URL = "https://apps.irs.gov/app/picklist/list/priorFormPublication." \
"html?resultsPerPage=200&sortColumn=sortOrder&indexOfFirstRow=0&criteria=formNumber&value=" \
""+form+"&isDescending=false"
page = requests.get(URL)
soup = BeautifulSoup(page.content, "html.parser")
results = soup.find(id="picklistContentPane")
# form_elements = results.find_all("div", class_="picklistTable")
table_elements = results.find_all("tr")
for table_element in table_elements:
form_number = table_element.find("td", class_="LeftCellSpacer")
form_title = table_element.find("td", class_="MiddleCellSpacer")
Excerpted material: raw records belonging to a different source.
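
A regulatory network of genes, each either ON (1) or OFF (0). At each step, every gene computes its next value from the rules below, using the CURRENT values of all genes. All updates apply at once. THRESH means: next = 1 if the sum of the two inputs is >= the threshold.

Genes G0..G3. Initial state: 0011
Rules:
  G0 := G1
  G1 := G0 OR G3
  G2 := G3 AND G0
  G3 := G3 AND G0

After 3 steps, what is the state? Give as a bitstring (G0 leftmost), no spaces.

Step 1: G0=G1=0 G1=G0|G3=0|1=1 G2=G3&G0=1&0=0 G3=G3&G0=1&0=0 -> 0100
Step 2: G0=G1=1 G1=G0|G3=0|0=0 G2=G3&G0=0&0=0 G3=G3&G0=0&0=0 -> 1000
Step 3: G0=G1=0 G1=G0|G3=1|0=1 G2=G3&G0=0&1=0 G3=G3&G0=0&1=0 -> 0100

0100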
form_year = table_element.find("td", class_="EndCellSpacer")
print(form_number.text)
print(form_title.text)
print(form_year.text)
print()
# print(table_elements)
The error I'm getting is
File "/Users/user/PycharmProjects/project/main.py", line 18, in <module>
print(form_number.text)
AttributeError: 'NoneType' object has no attribute 'text'
I'm trying to print the text content that is in each td can anyone help? This is the website for reference
Upvotes: 0
Views: 517
Reputation: 195438
One solution is to select the right <table>
and only rows (<tr>
) which contain <td>
tags:
import requests
from bs4 import BeautifulSoup
form = "Form W-2"
URL = (
"https://apps.irs.gov/app/picklist/list/priorFormPublication."
"html?resultsPerPage=200&sortColumn=sortOrder&indexOfFirstRow=0&criteria=formNumber&value="
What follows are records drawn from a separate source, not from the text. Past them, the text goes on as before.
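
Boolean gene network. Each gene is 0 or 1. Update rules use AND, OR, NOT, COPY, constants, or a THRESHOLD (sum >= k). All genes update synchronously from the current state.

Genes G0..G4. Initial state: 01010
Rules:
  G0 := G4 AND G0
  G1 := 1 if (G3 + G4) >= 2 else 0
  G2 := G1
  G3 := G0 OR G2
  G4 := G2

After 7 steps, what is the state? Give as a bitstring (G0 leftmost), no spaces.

Step 1: G0=G4&G0=0&0=0 G1=(1+0>=2)=0 G2=G1=1 G3=G0|G2=0|0=0 G4=G2=0 -> 00100
Step 2: G0=G4&G0=0&0=0 G1=(0+0>=2)=0 G2=G1=0 G3=G0|G2=0|1=1 G4=G2=1 -> 00011
Step 3: G0=G4&G0=1&0=0 G1=(1+1>=2)=1 G2=G1=0 G3=G0|G2=0|0=0 G4=G2=0 -> 01000
Step 4: G0=G4&G0=0&0=0 G1=(0+0>=2)=0 G2=G1=1 G3=G0|G2=0|0=0 G4=G2=0 -> 00100
Step 5: G0=G4&G0=0&0=0 G1=(0+0>=2)=0 G2=G1=0 G3=G0|G2=0|1=1 G4=G2=1 -> 00011
Step 6: G0=G4&G0=1&0=0 G1=(1+1>=2)=1 G2=G1=0 G3=G0|G2=0|0=0 G4=G2=0 -> 01000
Step 7: G0=G4&G0=0&0=0 G1=(0+0>=2)=0 G2=G1=1 G3=G0|G2=0|0=0 G4=G2=0 -> 00100

00100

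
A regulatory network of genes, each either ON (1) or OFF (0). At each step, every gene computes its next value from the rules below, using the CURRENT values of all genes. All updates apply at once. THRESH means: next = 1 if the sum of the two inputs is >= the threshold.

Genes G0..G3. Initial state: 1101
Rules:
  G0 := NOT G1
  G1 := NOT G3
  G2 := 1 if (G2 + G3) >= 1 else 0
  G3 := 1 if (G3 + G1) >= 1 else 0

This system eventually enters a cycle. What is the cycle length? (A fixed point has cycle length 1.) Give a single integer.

Answer: 1

Derivation:
Step 0: 1101
Step 1: G0=NOT G1=NOT 1=0 G1=NOT G3=NOT 1=0 G2=(0+1>=1)=1 G3=(1+1>=1)=1 -> 0011
Step 2: G0=NOT G1=NOT 0=1 G1=NOT G3=NOT 1=0 G2=(1+1>=1)=1 G3=(1+0>=1)=1 -> 1011
Step 3: G0=NOT G1=NOT 0=1 G1=NOT G3=NOT 1=0 G2=(1+1>=1)=1 G3=(1+0>=1)=1 -> 1011
State from step 3 equals state from step 2 -> cycle length 1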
"" + form + "&isDescending=false"
)
page = requests.get(URL)
soup = BeautifulSoup(page.content, "html.parser")
for table_element in soup.select(".picklist-dataTable tr:has(td)"): # <-- change the selector here
form_number = table_element.find("td", class_="LeftCellSpacer")
form_title = table_element.find("td", class_="MiddleCellSpacer")
form_year = table_element.find("td", class_="EndCellSpacer")
print(form_number.text.strip())
print(form_title.text.strip())
print(form_year.text.strip())
print()
Prints:
Form W-2 P
Statement For Recipients of Annuities, Pensions, Retired Pay, or IRA Payments
1990
Form W-2 P
Statement For Recipients of Annuities, Pensions, Retired Pay, or IRA Payments
1989
Form W-2 P
Statement For Recipients of Annuities, Pensions, Retired Pay, or IRA Payments
1988
...and so on.
Upvotes: 1